Colombia's FARC rebels have killed seven soldiers and injured five others in the worst violence against security forces since peace talks began late last year, the army said in a statement.
An unidentified number of the rebels were also killed in the fighting in southern Caqueta province.
The violence came just hours before two captive police officers were due to be released by FARC, or Revolutionary Armed Forces of Colombia, which has been holding them since last month.
The army is planning a brief ceasefire in two southwestern states to facilitate their release.
Fighting has intensified in recent weeks as FARC steps up pressure on the government while the two sides seek a negotiated end to five decades of war in talks in Cuba.
They had reported progress earlier this week on negotiating the key issue of land redistribution.
The Marxist group lifted a unilateral ceasefire on January 20 and have increased attacks on civilian and military targets, taken hostages and blown up oil and energy infrastructure in a bid to force the government to suspend hostilities.

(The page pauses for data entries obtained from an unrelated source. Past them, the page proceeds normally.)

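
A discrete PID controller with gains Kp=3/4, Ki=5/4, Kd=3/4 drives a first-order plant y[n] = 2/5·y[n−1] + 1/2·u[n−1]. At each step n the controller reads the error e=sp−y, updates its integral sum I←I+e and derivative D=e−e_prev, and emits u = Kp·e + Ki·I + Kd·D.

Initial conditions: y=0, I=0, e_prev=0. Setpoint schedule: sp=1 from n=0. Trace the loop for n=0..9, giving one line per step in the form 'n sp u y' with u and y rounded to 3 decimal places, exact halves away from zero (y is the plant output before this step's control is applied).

0 1 2.750 0.000
1 1 -0.531 1.375
2 1 3.030 0.284
3 1 -0.591 1.629
4 1 3.132 0.356
5 1 -0.736 1.708
6 1 3.223 0.315
7 1 -0.878 1.738
8 1 3.341 0.256
9 1 -1.012 1.773

(exact arithmetic carried between steps; '≈' marks a value shown rounded to 6 d.p. or computed from one; I and e_prev carry over from the previous line; the table rounds u and y to 3 d.p., halves away from zero)
n=0: y=0, sp=1, e=sp−y=1; I=1, D=e−e_prev=1; u=3/4·1+5/4·1+3/4·1=2.75; next y=2/5·0+1/2·2.75=1.375
n=1: y=1.375, sp=1, e=sp−y=-0.375; I=0.625, D=e−e_prev=-1.375; u=3/4·(-0.375)+5/4·0.625+3/4·(-1.375)=-0.53125; next y=2/5·1.375+1/2·(-0.53125)=0.284375
n=2: y=0.284375, sp=1, e=sp−y=0.715625; I=1.340625, D=e−e_prev=1.090625; u=3/4·0.715625+5/4·1.340625+3/4·1.090625≈3.030469; next y=2/5·0.284375+1/2·3.030469≈1.628984
n=3: y≈1.628984, sp=1, e=sp−y≈-0.628984; I≈0.711641, D=e−e_prev≈-1.344609; u=3/4·(-0.628984)+5/4·0.711641+3/4·(-1.344609)≈-0.590645; next y=2/5·1.628984+1/2·(-0.590645)≈0.356271
n=4: y≈0.356271, sp=1, e=sp−y≈0.643729; I≈1.355369, D=e−e_prev≈1.272713; u=3/4·0.643729+5/4·1.355369+3/4·1.272713≈3.131542; next y=2/5·0.356271+1/2·3.131542≈1.708280
n=5: y≈1.708280, sp=1, e=sp−y≈-0.708280; I≈0.647089, D=e−e_prev≈-1.352008; u=3/4·(-0.708280)+5/4·0.647089+3/4·(-1.352008)≈-0.736355; next y=2/5·1.708280+1/2·(-0.736355)≈0.315135
n=6: y≈0.315135, sp=1, e=sp−y≈0.684865; I≈1.331955, D=e−e_prev≈1.393145; u=3/4·0.684865+5/4·1.331955+3/4·1.393145≈3.223451; next y=2/5·0.315135+1/2·3.223451≈1.737779
n=7: y≈1.737779, sp=1, e=sp−y≈-0.737779; I≈0.594175, D=e−e_prev≈-1.422645; u=3/4·(-0.737779)+5/4·0.594175+3/4·(-1.422645)≈-0.877599; next y=2/5·1.737779+1/2·(-0.877599)≈0.256312
n=8: y≈0.256312, sp=1, e=sp−y≈0.743688; I≈1.337863, D=e−e_prev≈1.481467; u=3/4·0.743688+5/4·1.337863+3/4·1.481467≈3.341195; next y=2/5·0.256312+1/2·3.341195≈1.773122
n=9: y≈1.773122, sp=1, e=sp−y≈-0.773122; I≈0.564741, D=e−e_prev≈-1.516810; u=3/4·(-0.773122)+5/4·0.564741+3/4·(-1.516810)≈-1.011524; next y=2/5·1.773122+1/2·(-1.011524)≈0.203487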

On Tuesday, suspected FARC fighters killed a policeman and a boy and wounded 27 other people, many of them children, in a grenade and gunfire attack in the southern province of Guaviare.
Colombian president Juan Manuela Santos has said the military offensive will end only if peace is reached.
While US-backed strikes against FARC have severely weakened the rebels and limited their ability to attack the country's economic drivers, the FARC is still able to put up a fight with the military.